Comme à l'hiver 2020 et au printemps 2021, de nouvelles grèves et manifestations ouvrières traversent le Pakistan accompagnées de soulèvements régionaux notamment des Pachtounes tandis que l'opposition laïque a nouveau réunifiée comme il y a 6 mois, a appelé après le succès massif d'un premier rassemblement fin août, à 30 rassemblements de ce type d'ici la fin de l'année, appelant "le peuple à se lever et à faire la révolution" afin "d'enterrer le gouvernement par une marée de manifestants qui prendraient d'assaut Islamabad".
C'est le même discours qu'il y a 6 mois avec également un appel à la révolution et une marche sur Islamabad pour chasser le pouvoir de ses palais. Une politique qui avait été suivie avec enthousiasme par des marées humaines pleines d'espoir mais qui avait été stoppée par l'éclatement de l'opposition unifiée du fait de sordides querelles électorales en mars 2021 entre les différents partis.
On ne sait pas ce qu'il en sera en cette fin d'année. Ce qui est sûr c'est que le peuple pakistanais - loin des clichés de fanatiques religieux que les médias occidentaux aiment montrer de lui - a témoigné sa grande disponibilité pour cette politique révolutionnaire contre la dictature religieuse et militaire en répondant fin août à nouveau massivement et de manière historique à l'appel au rassemblement de l'opposition unifiée.
Pour le moment, les grèves les plus massives sont surtout celles des enseignants contre la privatisation de l'école en particulier dans la région d'influence des Taliban. Mais peut-être de manière plus démonstrative, c'est la grève fin août dans les banlieues industrielles de Korangi et Landhi à Karachi pour l'application du salaire minimum et son augmentation qui doit retenir l'attention.

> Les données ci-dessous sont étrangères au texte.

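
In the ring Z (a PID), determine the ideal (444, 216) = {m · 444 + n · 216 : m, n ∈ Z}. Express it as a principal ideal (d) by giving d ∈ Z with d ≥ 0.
In the PID Z, (a, b) is generated by gcd(a, b). Compute gcd(444, 216) with the extended Euclidean algorithm, tracking rows (r, s, t) with s·444 + t·216 = r:
  row A: (444, 1, 0)   [1·444 + 0·216 = 444]
  row B: (216, 0, 1)   [0·444 + 1·216 = 216]
  444 = 2·216 + 12   → row C = row A − 2·row B = (12, 1, −2)   [check: 1·444 − 2·216 = 12]
  216 = 18·12 + 0   → remainder 0, stop. gcd = 12 (last nonzero row C).
So gcd(444, 216) = 12, with Bézout identity 1·444 − 2·216 = 12. Containment (⊇): the Bézout identity exhibits 12 as an element of (444, 216), giving (12) ⊆ (444, 216). Containment (⊆): since 12 | 444 and 12 | 216 (444 = 12·37, 216 = 12·18), every Z-linear combination of 444 and 216 is divisible by 12, so (444, 216) ⊆ (12). Therefore (444, 216) = (12), d = 12.

Final answer: (444, 216) = (12); d = 12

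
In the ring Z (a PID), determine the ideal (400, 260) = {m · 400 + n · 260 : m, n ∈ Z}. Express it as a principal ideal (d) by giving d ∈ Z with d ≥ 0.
(400, 260) = (20); d = 20

In the PID Z, (a, b) is generated by gcd(a, b). Compute gcd(400, 260) with the extended Euclidean algorithm, tracking rows (r, s, t) with s·400 + t·260 = r:
  row A: (400, 1, 0)   [1·400 + 0·260 = 400]
  row B: (260, 0, 1)   [0·400 + 1·260 = 260]
  400 = 1·260 + 140   → row C = row A − 1·row B = (140, 1, −1)   [check: 1·400 − 1·260 = 140]
  260 = 1·140 + 120   → row D = row B − 1·row C = (120, −1, 2)   [check: −1·400 + 2·260 = 120]
  140 = 1·120 + 20   → row E = row C − 1·row D = (20, 2, −3)   [check: 2·400 − 3·260 = 20]
  120 = 6·20 + 0   → remainder 0, stop. gcd = 20 (last nonzero row E).
So gcd(400, 260) = 20, with Bézout identity 2·400 − 3·260 = 20. Containment (⊇): the Bézout identity exhibits 20 as an element of (400, 260), giving (20) ⊆ (400, 260). Containment (⊆): since 20 | 400 and 20 | 260 (400 = 20·20, 260 = 20·13), every Z-linear combination of 400 and 260 is divisible by 20, so (400, 260) ⊆ (20). Therefore (400, 260) = (20), d = 20.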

D'abord elle a gagné en obtenant une augmentation du salaire minimum, mais surtout elle a entraîné dans la même lutte des ouvriers des usines de General Tyres, Opal Laboratories, Adam Jee Engineering, IIL, Merit Packaging, Atlas Engineering, Denim Clothing, Suzuki Motors, Feroze Textiles, Aspin Pharma (Johnson et Johnson), Phoenix Arms, Artistic Millennial, Opel Industries, Honda... et les a réunis dans une manifestation commune d'un millier d'ouvriers le 28 aout malgré les menaces et l'intervention violente de la police.
C'est important pour l'avenir parce que les initiateurs de cette lutte, organisés dans un comité indépendant, ont affiché leur intention de faire que cette lutte serve d'exemple pour le pays en commençant par les autres zones industrielles de Karachi. Le Pakistan est une poudrière parce que ces usines sont de véritables prisons quasi sans droits où les capitalistes ont profité du covid pour encore intensifier leurs attaques contre les travailleurs et où donc maintenant plus guère de travailleurs ont un emploi permanent, la plupart étant devenus des journaliers embauchés par des intermédiaires sous-traitants de main-d'œuvre avec pour surveiller les ouvriers un développement important de "syndicats" patronaux.

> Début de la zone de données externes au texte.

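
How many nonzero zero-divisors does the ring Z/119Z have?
Z/119Z has 22 nonzero zero-divisors

In Z/119Z each nonzero element is either a unit (gcd with 119 is 1) or a zero-divisor (gcd > 1). The number of units is φ(119): factorise 119 = 7 · 17, so φ(119) = (7 − 1) · (17 − 1) = 6 · 16 = 96. The nonzero elements number 119 − 1 = 118. Hence the nonzero zero-divisors number 118 − 96 = 22.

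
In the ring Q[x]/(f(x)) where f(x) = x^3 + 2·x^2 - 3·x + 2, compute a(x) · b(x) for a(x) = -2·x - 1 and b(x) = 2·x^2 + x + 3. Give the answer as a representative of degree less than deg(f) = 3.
a · b ≡ 4·x^2 - 19·x + 5 (mod f(x))

First multiply in Q[x] without reducing: a · b = -4·x^3 - 4·x^2 - 7·x - 3. Now divide by f(x) = x^3 + 2·x^2 - 3·x + 2, eliminating the leading term at each step:
  leading term -4·x^3: subtract (-4)·f(x) = -4·x^3 - 8·x^2 + 12·x - 8, leaving 4·x^2 - 19·x + 5
The degree is now < 3, so this is the remainder. Hence a · b ≡ 4·x^2 - 19·x + 5 in Q[x]/(f).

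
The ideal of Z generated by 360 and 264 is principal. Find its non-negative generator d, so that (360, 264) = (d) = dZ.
In the PID Z, (a, b) is generated by gcd(a, b). Compute gcd(360, 264) with the extended Euclidean algorithm, tracking rows (r, s, t) with s·360 + t·264 = r:
  row A: (360, 1, 0)   [1·360 + 0·264 = 360]
  row B: (264, 0, 1)   [0·360 + 1·264 = 264]
  360 = 1·264 + 96   → row C = row A − 1·row B = (96, 1, −1)   [check: 1·360 − 1·264 = 96]
  264 = 2·96 + 72   → row D = row B − 2·row C = (72, −2, 3)   [check: −2·360 + 3·264 = 72]
  96 = 1·72 + 24   → row E = row C − 1·row D = (24, 3, −4)   [check: 3·360 − 4·264 = 24]
  72 = 3·24 + 0   → remainder 0, stop. gcd = 24 (last nonzero row E).
So gcd(360, 264) = 24, with Bézout identity 3·360 − 4·264 = 24. Containment (⊇): the Bézout identity exhibits 24 as an element of (360, 264), giving (24) ⊆ (360, 264). Containment (⊆): since 24 | 360 and 24 | 264 (360 = 24·15, 264 = 24·11), every Z-linear combination of 360 and 264 is divisible by 24, so (360, 264) ⊆ (24). Therefore (360, 264) = (24), d = 24.

Final answer: (360, 264) = (24); d = 24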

Pour arriver à cette lutte commune, il a fallu que les travailleurs non seulement surmontent les conditions féroces d'exploitation et la soumission qu'entraîne la surveillance policière à laquelle ils sont soumis au travail comme en dehors tout en surmontant également toutes sortes de préjugés qui les divisent, imposés par les classes dirigeantes – divisions de religion, de caste, de langue et d'ethnie.

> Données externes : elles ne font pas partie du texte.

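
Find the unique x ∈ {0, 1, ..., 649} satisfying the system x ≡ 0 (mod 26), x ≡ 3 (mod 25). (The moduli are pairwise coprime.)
x ≡ 78 (mod 650); the representative in [0, 650) is 78

The moduli 26, 25 are pairwise coprime, so by the CRT there is a unique solution mod 26·25 = 650.
Solve by successive substitution. Start with x ≡ 0 (mod 26).
  Combine with x ≡ 3 (mod 25): write x = 26·t and require 26·t ≡ 3 (mod 25). Since 26^(−1) ≡ 1 (mod 25) (26 ≡ 1 (mod 25)), t ≡ 1·3 ≡ 3 (mod 25). So x ≡ 26·3 = 78 (mod 650).
Unique solution in [0, 650): x = 78.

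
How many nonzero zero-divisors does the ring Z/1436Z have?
In Z/1436Z each nonzero element is either a unit (gcd with 1436 is 1) or a zero-divisor (gcd > 1). The number of units is φ(1436): factorise 1436 = 2^2 · 359, so φ(1436) = (2^2 − 2^1) · (359 − 1) = 2 · 358 = 716. The nonzero elements number 1436 − 1 = 1435. Hence the nonzero zero-divisors number 1435 − 716 = 719.

Final answer: Z/1436Z has 719 nonzero zero-divisors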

Espérons qu'avec une telle volonté et un tel courage, parce qu'il en faut pour manifester et faire grève au Pakistan, les travailleurs de la ville ou de la campagne sauront construire leurs propres organisations indépendantes pour ne pas dépendre des politiciens bourgeois et aller jusqu'au bout du programme de "révolution" affiché par ces derniers.